The first of the Delphi autonomous prototypes will be a modified Audi SQ5. Delphi and Mobileye will show off their new system at CES.

In the latest in a burst of announcements aimed at bringing fully autonomous, and even driverless, vehicles to market, automotive mega-supplier Delphi is teaming up with the high-tech Israeli firm Mobileye.

The two tech firms plan to show off their system during a preview at the Consumer Electronics Show in Las Vegas next January, and expect to have it ready for production as early as 2019. The news comes a week after Ford Motor Co. said it would begin building a fully driverless vehicle for use by car-sharing and delivery services in 2021.

“Our partnership with Delphi will accelerate the time to market and enable customers to adopt Level 4/5 automation without the need for huge capital investments, thereby creating a formidable advantage for them,” said Amnon Shashua, chairman and chief technology officer at Mobileye.

The firm, based in Tel Aviv, is already actively involved in the development of advanced driver assistance systems, or ADAS, such as forward collision warning with automatic emergency braking, and it supplies its camera-on-a-chip system to a who’s-who of major auto manufacturers. That included Tesla, until recently, their alliance ended after a fatal May 9 crash involving a Model S battery-car running on the maker’s Autopilot system

Mobileye has also gone a step further, forming more extensive partnerships with General Motors and two other manufacturers that could lead to fully autonomous and even more advanced vehicles.

Mobileye is developing technology capable not only of providing high-resolution, 3D road maps but also of using crowdsourcing to continuously update that data – to show such things as construction, detours and even new potholes.

Ford recently began testing autonomous vehicle prototypes on public roads in Silicon Valley.

Delphi, meanwhile, has been actively involved in testing various autonomous car technologies for a number of years. It demonstrated its capabilities in 2014 with a modified Audi driven across the U.S. in hands-free mode. And early this month it announced a deal with the Singapore Land Transit Authority to put a small number of autonomous vehicle prototypes in use along a series of routes in the densely packed city-state.

(Click Here for more on the Delphi Singapore project.)

“This partnership will allow us to give our customers an increased level of automated capabilities faster and more cost effective,” said Kevin Clark, Delphi’s CEO. “The collective expertise of our two organizations will accelerate the creation of new approaches and capabilities that would likely not have been possible working alone.”

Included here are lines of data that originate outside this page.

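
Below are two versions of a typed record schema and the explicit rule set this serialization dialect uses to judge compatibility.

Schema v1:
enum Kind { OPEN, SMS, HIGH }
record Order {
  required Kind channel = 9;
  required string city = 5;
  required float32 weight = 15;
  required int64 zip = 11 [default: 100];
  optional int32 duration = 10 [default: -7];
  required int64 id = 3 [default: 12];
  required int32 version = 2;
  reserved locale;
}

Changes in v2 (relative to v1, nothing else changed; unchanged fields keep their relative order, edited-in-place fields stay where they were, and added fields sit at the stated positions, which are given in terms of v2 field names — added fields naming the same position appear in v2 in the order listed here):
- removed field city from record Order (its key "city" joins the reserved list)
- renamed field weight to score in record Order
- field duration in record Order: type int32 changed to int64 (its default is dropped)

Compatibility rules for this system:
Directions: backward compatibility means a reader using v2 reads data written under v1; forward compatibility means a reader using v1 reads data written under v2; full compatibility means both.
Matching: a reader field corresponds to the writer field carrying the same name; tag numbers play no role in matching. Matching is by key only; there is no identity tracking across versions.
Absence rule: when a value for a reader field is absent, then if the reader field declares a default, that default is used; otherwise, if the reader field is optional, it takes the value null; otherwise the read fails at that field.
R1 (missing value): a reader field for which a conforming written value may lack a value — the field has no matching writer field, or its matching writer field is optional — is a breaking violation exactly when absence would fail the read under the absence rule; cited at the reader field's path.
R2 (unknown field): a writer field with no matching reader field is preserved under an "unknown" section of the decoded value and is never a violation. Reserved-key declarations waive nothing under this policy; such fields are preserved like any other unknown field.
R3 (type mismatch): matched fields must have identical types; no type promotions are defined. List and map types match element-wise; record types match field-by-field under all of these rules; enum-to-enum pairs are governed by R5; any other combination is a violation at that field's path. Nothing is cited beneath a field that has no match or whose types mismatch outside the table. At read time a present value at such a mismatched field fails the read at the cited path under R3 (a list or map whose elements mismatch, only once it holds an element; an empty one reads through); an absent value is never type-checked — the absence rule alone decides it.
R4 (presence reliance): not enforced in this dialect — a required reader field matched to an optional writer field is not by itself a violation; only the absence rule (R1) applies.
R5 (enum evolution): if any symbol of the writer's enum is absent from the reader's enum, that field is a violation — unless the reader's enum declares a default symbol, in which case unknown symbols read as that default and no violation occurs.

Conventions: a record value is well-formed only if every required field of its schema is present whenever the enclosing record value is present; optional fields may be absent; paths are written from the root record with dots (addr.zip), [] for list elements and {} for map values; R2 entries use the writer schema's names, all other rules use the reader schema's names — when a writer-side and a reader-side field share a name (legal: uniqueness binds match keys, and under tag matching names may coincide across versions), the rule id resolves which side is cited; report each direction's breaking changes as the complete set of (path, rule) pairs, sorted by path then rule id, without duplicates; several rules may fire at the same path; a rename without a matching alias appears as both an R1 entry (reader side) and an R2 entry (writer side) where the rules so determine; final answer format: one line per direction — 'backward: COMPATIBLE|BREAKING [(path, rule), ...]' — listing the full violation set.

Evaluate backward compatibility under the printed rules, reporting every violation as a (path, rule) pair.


backward: BREAKING [(duration, R3), (score, R1)]

in Order below, arrows point writer -> reader
backward on Order — v2 reading data written by v1:
  writer required, Kind -> Kind: reader channel maps from writer channel
  no writer field matches reader score
  writer required, int64 -> int64: reader zip maps from writer zip
  writer optional, int32 -> int64: reader duration maps from writer duration
  writer required, int64 -> int64: reader id maps from writer id
  writer required, int32 -> int32: reader version maps from writer version
  writer field city has no reader counterpart
  writer field weight has no reader counterpart
  violation R3 at duration
  violation R1 at score
  backward on Order therefore BREAKING (2)
the rest of the Order diff is inert for this question:
  removed field city from record Order (its key "city" joins the reserved list) -> affects forward compatibility only, which is not asked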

Automakers have been phasing in autonomous vehicle technology, starting with driver-assistance systems, such as Tesla’s Autopilot and the Super Cruise system General Motors plans to launch next year. They are meant to assist in the driving process – automatically braking in an emergency, for example – but not take over entirely.

The real focus is on what are known in the tech world as Level 4 and Level 5 systems. The former would allow full autonomous driving, although an “operator” would need to remain behind the wheel, ready to take over in an emergency. Level 5 technology wouldn’t need a driver up front and the vehicle might not even have conventional controls such as a steering wheel or pedals.

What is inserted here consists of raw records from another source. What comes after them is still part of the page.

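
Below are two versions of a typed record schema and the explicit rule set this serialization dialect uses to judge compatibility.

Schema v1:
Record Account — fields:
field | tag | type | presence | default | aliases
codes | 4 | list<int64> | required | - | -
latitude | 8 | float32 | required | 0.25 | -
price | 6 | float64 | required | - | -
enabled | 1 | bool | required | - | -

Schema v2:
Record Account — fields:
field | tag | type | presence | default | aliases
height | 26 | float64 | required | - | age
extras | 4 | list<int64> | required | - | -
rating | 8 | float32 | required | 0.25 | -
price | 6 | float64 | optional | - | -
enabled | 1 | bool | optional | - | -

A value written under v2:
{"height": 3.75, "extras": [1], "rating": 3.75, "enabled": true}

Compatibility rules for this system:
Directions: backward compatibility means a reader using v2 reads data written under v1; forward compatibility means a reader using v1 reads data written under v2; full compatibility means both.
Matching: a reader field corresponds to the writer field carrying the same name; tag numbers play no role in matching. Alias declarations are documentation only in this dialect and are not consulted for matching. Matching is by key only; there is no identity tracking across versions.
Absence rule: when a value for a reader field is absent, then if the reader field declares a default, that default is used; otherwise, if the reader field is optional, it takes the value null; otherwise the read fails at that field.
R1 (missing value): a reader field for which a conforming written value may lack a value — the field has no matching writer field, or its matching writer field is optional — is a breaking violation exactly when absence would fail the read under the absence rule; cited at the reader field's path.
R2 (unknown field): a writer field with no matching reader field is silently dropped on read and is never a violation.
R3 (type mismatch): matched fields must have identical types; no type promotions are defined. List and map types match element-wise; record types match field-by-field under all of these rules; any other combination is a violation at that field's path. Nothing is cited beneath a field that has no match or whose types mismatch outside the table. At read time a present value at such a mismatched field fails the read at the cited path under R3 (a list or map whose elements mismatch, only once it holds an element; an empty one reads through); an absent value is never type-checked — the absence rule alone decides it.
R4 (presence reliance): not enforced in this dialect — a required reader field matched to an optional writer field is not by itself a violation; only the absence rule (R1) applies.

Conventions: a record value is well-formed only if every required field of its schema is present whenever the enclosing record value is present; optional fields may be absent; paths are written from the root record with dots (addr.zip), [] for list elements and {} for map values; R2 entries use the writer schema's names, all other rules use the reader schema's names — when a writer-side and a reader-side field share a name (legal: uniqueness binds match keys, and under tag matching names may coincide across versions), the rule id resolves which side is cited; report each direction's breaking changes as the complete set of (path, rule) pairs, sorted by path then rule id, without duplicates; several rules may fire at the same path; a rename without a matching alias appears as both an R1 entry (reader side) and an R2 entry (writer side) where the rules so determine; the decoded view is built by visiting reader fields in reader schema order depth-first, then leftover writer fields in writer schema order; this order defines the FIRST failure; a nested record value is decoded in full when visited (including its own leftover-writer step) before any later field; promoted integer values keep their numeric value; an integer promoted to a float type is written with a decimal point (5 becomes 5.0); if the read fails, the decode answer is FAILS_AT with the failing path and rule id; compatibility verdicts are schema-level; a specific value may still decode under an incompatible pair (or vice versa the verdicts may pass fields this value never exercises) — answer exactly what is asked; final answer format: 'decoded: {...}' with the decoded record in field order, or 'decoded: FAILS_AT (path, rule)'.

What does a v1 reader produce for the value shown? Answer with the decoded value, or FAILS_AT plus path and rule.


each type pair in Account: writer, then reader
decoding the Account value with the v1 reader:
  read fails at codes under R1 (no fill)
  => FAILS_AT (codes, R1)
ruling out the remaining Account differences:
  field enabled in record Account: required changed to optional -> changes Account's schema-level verdicts only — the decode of this value is the same
  added field height to record Account: required float64, tag 26 (in v2 it sits immediately before extras) -> changes Account's schema-level verdicts only — the decode of this value is the same
  field price in record Account: required changed to optional -> changes Account's schema-level verdicts only — the decode of this value is the same
  renamed field latitude to rating in record Account -> inert under this dialect — no rule fires on Account and the result does not move

decoded: FAILS_AT (codes, R1)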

Nissan has promised to put as many as 10 fully autonomous vehicles into production by 2020. And other makers have laid out similar targets.

Until recently, however, it was generally assumed that fully driverless models wouldn’t be ready for real-world use until later in the coming decade, perhaps not until 2030 and beyond. But Ford last week said it was skipping past ADAS and Level 4 systems and going straight for driverless vehicles.

Raj Nair, the Detroit automaker’s chief technology officer, argued that keeping a driver at the ready in case an autonomous system fails is not a reliable solution. The longer the operator sits behind the wheel, “You lose driver awareness, lose driver situational response. You lose the ability for a human to respond in a timely manner.”

(For more on Ford’s driverless vehicle plans, Click Here.)

While fully autonomous technologies are expected to have broad application, industry analysts believe fully driverless vehicles will particularly appeal to car-sharing and delivery services. Uber, for example, has set up its own R&D center in Pittsburgh and officials have said they believe that by eliminating the driver from the equation the cost of using the service would drop to below what it now costs to own and operate a personal vehicle.

Google, meanwhile, has also said it is focusing on driverless systems and recently patented a concept for a Level 5 delivery truck.

The National Highway Traffic Safety Administration has endorsed the concept of autonomous and driverless vehicles and plans to issue the first federal guidelines for implementing the technology before the end of the year. Long-term, NHTSA chief Mark Rosekind has said he believes autonomous vehicles could all but eliminate U.S. highway deaths.

But the agency has also warned automakers that they cannot rush the technology to market too readily, ignoring short-term safety concerns. NHTSA has launched an investigation into the May 9th crash that killed former Navy SEAL Joshua Brown, as has the National Transportation Safety Board.

Skeptics, meanwhile, have called on NHTSA to slow the pace of the autonomous vehicle gold rush in order to ensure manufacturers can solve the many challenges that remain before they put these high-tech vehicles on the road.